In a nutshell, this antagonism between 'furballers' and 'toolshedders' are basically a product of the game system. It's not because furballers are always carefree bunch of salamanders, nor because the tool-shedders are pathetic bunch of griefers in a desperate bid for attention, that this 'problem' persists.
Logically, from a 'toolshedder' point of view, the most contested areas on the map are more or less impregnable. Every perceivable 'attack' in the game is essentially tactical in nature, not strategical. The most deadly coordinated attack possible in the game is knocking out the field hangars - but frankly a fat lot of good it does when there's another enemy airfield functioning within a 15~20 mile radius of the target field. The 'strat' targets effect the game in a most negligible manner, and as such, there is no true means to really weaken and effect the enemy on a lasting, global scale.
Besides, no matter how many enemies you shoot down, they reup in an instant. The number of enemies in a given contested location always stays the same. There's no such thing as a 'weakening' defense, and the only way to force the other side to succumb is to simply put in more manpower, and use raw strength to discourage the enemy from upping from a certain airfield. There is no such thing as a 'tactical plan' that really works.
Therefore, every toolshedding attack is semi-effective for only about 15~30 minutes max. The only thing they can do to really make difference in the war game is to piss a lot of people off by continuously keeping the hangars, barracks, or ordnance down.. and you can't do that in a bomber that climbs to 18k. Bam! There you have it - the reason why bombers are degenerated into a over-bloated jabo roles.
Simply put, the toolshedders have no purpose in the game, because the game doesn't have any strategic aspect at all. Therefore, to achieve any kind of satisfaction, the toolshedder has no choice but to either resort to continuous suicidal runs in a heavily populated area, or do milkruns in a non-populated area.

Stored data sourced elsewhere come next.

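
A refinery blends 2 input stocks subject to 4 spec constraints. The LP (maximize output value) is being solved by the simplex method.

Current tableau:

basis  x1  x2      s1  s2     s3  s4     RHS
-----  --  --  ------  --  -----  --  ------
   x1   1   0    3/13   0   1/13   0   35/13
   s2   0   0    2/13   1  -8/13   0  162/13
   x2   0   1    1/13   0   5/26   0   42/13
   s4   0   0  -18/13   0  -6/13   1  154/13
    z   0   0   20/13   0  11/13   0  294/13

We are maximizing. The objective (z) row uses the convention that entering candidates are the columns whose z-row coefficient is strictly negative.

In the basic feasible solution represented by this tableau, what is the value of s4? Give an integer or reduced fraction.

s4 is basic (row 4); its value is the RHS of that row: 154/13.

154/13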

On the other hand, from a furballers perspective, frankly nothing changes whether or not they respond to calls. The only real way of winning the game is to simply have more guys on your side - whether by pure country numbers, or by gangbanging the third country with the other country. Doing a 'mishun' plan against a well defended enemy territory is fruitless and a waste of time, and doing a milkrun capture against undefended enemy fields is total boredom. There's no excitement in any of the two, so they'd rather just forget all the 'war' aspect, and purely restrict the MA environment to aerial combat. The environment is more dynmaic than the DA can offer, and that's just about it for the furballers.
Ideally, the solution is to give a coherent objective inside the game, in which both the furballers and toolshedders can work with on a level ground. For instance, let's imagine that there's a some kind of long-term, global effect attritional strat object in the game - a fuel refinery (or a network of refineries) that governs the entire fuel supply of a whole country. A bomb run or two doesn't make it flinch, but a steady stream of bombruns for many in-game days may effect the enemy as a whole, and if left undefended and batterd for a long time, the effects will finally take its toll, and ALL the airfields in that country will start suffering from low fuel... until it becomes nearly impossible to up sorties that lasts more than 10 minutes or something.

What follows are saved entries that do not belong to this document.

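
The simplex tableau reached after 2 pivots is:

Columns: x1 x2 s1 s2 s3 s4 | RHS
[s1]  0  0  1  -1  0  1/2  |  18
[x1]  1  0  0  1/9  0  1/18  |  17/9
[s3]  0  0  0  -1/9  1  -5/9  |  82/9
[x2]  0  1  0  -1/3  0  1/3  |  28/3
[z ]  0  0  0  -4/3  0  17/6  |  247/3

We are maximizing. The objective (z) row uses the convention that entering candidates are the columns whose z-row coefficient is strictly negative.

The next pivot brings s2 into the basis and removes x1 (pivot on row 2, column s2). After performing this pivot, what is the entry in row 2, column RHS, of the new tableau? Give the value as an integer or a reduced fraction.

17

Pivot element is row 2, column s2: 1/9.
Normalize row 2: new (row 2, RHS) = (17/9)/(1/9) = 17.
Row 2 is the pivot row, so the entry is 17.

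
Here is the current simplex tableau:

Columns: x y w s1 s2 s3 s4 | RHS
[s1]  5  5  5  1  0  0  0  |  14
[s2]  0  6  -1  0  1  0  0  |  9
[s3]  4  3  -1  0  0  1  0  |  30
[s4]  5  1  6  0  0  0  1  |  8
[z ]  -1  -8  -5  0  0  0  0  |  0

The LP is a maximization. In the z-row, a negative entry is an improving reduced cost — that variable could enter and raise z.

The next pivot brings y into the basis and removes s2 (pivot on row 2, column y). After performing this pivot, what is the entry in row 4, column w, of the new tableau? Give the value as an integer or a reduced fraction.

Pivot element is row 2, column y: 6.
Normalize row 2: new (row 2, w) = (-1)/6 = -1/6.
row 4 ← row 4 − 1·(new row 2): 6 − 1·(-1/6) = 37/6.

37/6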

Now, if there's a target like that, the toolshedders finally have something worth their time invested. It doesn't regen/replenish in 15 minutes like other objects. The effect is long-term, lasting for days, and very severe, a global-scale effect. Toolshedders will naturally prefer flying there over and over again, and bombing it to smithereens for many days.
The furballers may remain uninterested for a while. But after some signs of fuel starvations begins to show, some of the furballers will move over and actually try stopping toolshedder raids against their strats. Enemy resistance becomse higher, toolshedders will begin to suffer, will call in more escorts, and voila - a mini-scale "8thAF" situation in the MA.
Basically, the key is to build a system where both furballers and toolshedders can enjoy the game as a separate working part of a same war machine - instead of two totally different parts of a country that cannot understand each other.
It's not impossible. It just hasn't arrived yet.